Les événements du 11 mars 2011 ont affecté les projets de ce couple qui rêvait d’avoir beaucoup d’enfants.
Saitama, banlieue nord-ouest de Tôkyô. Nous sommes dans le coquet deux pièces d’Ida André et son épouse, Tomoko. Dans les bras de sa maman, Lukas, leur fils. Le cheveu en épi, la moue malicieuse, il lance un regard curieux à son entourage avant d’enfouir son visage, tout sourire, dans le cou de sa mère. Lukas est né en décembre 2011. Il a de bonnes joues et des jambes bien potelées. Un petit garçon souriant et timide : pour se rassurer, il vérifie régulièrement que sa maman n’est pas très loin de lui. Quand ses parents ont le dos tourné, il aime aller tapoter malicieusement sur l’ordinateur de papa qui lui est interdit. Ses parents l’observent. Ravis.
Respectivement âgés de 33 et 35 ans, André et Tomoko ont commencé à sérieusement penser faire un enfant il y a trois ans environ. Ils se connaissent depuis l’université de Fukuoka, à Kyûshû où ils ont fait leurs études ensemble. “Ma famille est d’origine japonaise, mais elle vit au Brésil et c’est à São Paulo que je suis né, explique André. Je suis arrivé au Japon pour mes études en 2005 et j’y suis resté.” Tomoko est originaire de Mie, préfecture du sud du Kansai. “Depuis très longtemps, nous envisageons d’avoir trois enfants, confie André. Mais avec toutes les difficultés que nous avons eues pour Lukas, nous avons pensé renoncer à notre projet de famille nombreuse”, s’assombrit-il. La grossesse de Tomoko a été éprouvante moralement. Mars 2011. Tomoko sait qu’elle est enceinte depuis quatre jours quand a lieu le séisme du 11 mars. Elle portait son enfant depuis 6 semaines. “J’étais tellement heureuse d’être enceinte. Puis tout s’est obscurci. Je voulais protéger mon bébé plus que tout. J’étais désemparée.”
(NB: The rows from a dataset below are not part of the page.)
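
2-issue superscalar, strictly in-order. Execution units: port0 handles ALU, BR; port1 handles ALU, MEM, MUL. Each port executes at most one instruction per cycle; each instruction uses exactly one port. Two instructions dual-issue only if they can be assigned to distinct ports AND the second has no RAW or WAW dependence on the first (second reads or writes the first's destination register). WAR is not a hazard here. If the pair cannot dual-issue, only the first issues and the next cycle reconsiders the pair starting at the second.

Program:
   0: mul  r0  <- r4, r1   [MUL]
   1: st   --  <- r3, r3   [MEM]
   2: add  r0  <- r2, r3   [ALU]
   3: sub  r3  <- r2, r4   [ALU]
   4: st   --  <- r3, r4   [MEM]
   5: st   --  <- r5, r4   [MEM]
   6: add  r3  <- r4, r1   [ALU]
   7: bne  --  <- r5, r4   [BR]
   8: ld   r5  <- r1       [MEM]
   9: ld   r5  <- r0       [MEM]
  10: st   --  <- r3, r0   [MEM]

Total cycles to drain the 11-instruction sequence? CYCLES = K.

t=0 i0:mul ; no-port MUL/MEM
t=1 i1,i2:st add ; 2-wide
t=2 i3:sub ; RAW r3
t=3 i4:st ; no-port MEM/MEM
t=4 i5,i6:st add ; 2-wide
t=5 i7,i8:bne ld ; 2-wide
t=6 i9:ld ; no-port MEM/MEM
t=7 i10:st ; tail

CYCLES = 8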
Après le tremblement de terre, puis l’accident de la centrale de Fukushima Dai-ichi, l’inquiétude de cette jeune maman, enceinte de son premier enfant, n’a fait que redoubler. “Je n’osais plus boire d’eau du robinet. Ni faire les courses. Quels légumes acheter sans risques ? Je n’en savais rien. Alors, j’ai commencé à acheter de l’eau minérale en bouteilles dans les magasins et à commander la nourriture par Internet pour avoir des éléments de traçabilité précis” Tomoko est révoltée lorsqu’elle se remémore ce passage angoissant de sa vie. “Nous avons souffert du manque d’informations du gouvernement à ce moment-là. Vraiment. On nous disait qu’en dessous de 10 % de microsieverts les denrées sont comestibles et sans danger pour la santé de l’homme. Mais qu’en était-il pour mon bébé ? Je n’avais aucune certitude.” Et pas question pour Tomoko de faire de son bébé, un cobaye.
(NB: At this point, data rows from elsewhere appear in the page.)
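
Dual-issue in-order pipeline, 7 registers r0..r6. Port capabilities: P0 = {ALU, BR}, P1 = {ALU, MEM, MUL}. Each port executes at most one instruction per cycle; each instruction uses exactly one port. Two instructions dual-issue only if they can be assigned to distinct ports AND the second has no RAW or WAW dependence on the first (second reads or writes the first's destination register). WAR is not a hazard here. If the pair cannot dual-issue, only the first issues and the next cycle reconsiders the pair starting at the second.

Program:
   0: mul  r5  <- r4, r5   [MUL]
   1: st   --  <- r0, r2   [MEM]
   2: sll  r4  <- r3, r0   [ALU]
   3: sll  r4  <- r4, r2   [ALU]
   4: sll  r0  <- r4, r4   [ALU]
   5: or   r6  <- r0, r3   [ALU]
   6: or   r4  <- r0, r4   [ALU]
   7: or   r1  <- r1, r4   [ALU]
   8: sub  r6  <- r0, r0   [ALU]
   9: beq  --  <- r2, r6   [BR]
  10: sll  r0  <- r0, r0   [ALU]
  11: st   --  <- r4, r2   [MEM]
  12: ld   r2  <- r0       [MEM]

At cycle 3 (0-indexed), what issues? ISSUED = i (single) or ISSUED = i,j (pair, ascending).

[0] i0  mul.MUL  -- no-port MUL/MEM
[1] i1&i2  st.MEM;sll.ALU  -- dual
[2] i3  sll.ALU  -- RAW r4
[3] i4  sll.ALU  -- RAW r0
[4] i5&i6  or.ALU;or.ALU  -- dual
[5] i7&i8  or.ALU;sub.ALU  -- dual
[6] i9&i10  beq.BR;sll.ALU  -- dual
[7] i11  st.MEM  -- no-port MEM/MEM
[8] i12  ld.MEM  -- tail

ISSUED = 4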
Pendant les six mois qui ont suivi le tremblement de terre, Tomoko et André ont lavé leurs légumes avec de l’eau minérale. “Le prix des bouteilles d’eau a d’ailleurs augmenté à cette période-là”, souligne André. Les rendez-vous médicaux ont été réguliers. Pas plus, pas moins que pour une grossesse classique. Mais le stress est un peu plus intense. “Nous avons pensé partir nous installer au Brésil, auprès de la famille de mon mari, avoue Tomoko. Car nous ne nous sentions pas en sécurité pour élever notre enfant ici. J’ai pensé au pire : j’ai envisagé l’avortement.”
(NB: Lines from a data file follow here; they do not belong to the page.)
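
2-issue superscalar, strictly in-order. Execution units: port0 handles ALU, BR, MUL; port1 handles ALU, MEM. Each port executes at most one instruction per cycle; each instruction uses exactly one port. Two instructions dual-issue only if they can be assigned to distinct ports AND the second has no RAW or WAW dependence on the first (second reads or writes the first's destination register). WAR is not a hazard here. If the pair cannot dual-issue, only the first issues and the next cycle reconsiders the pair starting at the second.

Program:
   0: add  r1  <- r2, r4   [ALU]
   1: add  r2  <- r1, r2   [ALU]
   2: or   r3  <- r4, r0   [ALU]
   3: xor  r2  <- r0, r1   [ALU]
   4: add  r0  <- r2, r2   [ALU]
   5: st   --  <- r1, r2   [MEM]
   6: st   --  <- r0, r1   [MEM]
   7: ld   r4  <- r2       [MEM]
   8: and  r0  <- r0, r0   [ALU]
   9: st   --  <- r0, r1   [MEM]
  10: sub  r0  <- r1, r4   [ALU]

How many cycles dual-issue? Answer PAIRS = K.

#0 head=0: add.ALU i0 RAW r1
#1 head=1: add.ALU;or.ALU i1+i2 dual
#2 head=3: xor.ALU i3 RAW r2
#3 head=4: add.ALU;st.MEM i4+i5 dual
#4 head=6: st.MEM i6 no-port MEM/MEM
#5 head=7: ld.MEM;and.ALU i7+i8 dual
#6 head=9: st.MEM;sub.ALU i9+i10 dual

PAIRS = 4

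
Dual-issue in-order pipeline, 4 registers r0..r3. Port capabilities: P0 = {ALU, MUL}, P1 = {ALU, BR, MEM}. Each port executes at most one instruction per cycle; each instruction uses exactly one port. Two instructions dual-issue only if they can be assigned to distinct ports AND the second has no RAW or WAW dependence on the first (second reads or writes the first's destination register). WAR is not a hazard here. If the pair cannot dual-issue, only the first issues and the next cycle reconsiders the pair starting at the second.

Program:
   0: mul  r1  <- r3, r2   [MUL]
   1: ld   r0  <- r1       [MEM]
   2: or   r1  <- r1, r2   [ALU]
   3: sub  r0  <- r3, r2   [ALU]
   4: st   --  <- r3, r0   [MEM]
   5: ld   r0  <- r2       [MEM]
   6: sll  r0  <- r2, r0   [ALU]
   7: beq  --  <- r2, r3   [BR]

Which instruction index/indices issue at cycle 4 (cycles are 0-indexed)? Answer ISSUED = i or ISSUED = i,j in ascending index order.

ISSUED = 5

#0 head=0: mul.MUL i0 RAW r1
#1 head=1: ld.MEM/or.ALU i1,i2 2-wide
#2 head=3: sub.ALU i3 RAW r0
#3 head=4: st.MEM i4 no-port MEM/MEM
#4 head=5: ld.MEM i5 RAW+WAW r0
#5 head=6: sll.ALU/beq.BR i6,i7 2-wide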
Aujourd’hui, Lukas est là. “Quand je le regarde, je suis contente d’avoir enduré toutes mes craintes et qu’il soit là, en bonne santé”, sourit Tomoko. Petit à petit, la maman a ré-utilisé l’eau du robinet, car “je peux aujourd’hui vérifier la qualité de l’eau de ma ville sur Internet”. La vie a repris son cours. Lukas arrive sur ses un an et demi. Et le projet de famille nombreuse trotte de nouveau dans la tête de Tomoko et André. En octobre dernier, Tomoko est arrivée au terme de son congé maternité et a repris le travail. Comme la crèche n’acceptera pas Lukas avant avril, “c’est ma mère qui a fait le voyage depuis le Brésil et a pris le relais pour s’occuper de Lukas : le temps que tout se mette en place”, explique André. De son côté, Tomoko a négocié de pouvoir quitter son poste à l’horaire de la fermeture de la garderie. “Je suis chanceuse. Ce genre d’arrangement n’est pas fréquent sur des postes à temps plein : mes patrons sont très compréhensifs.”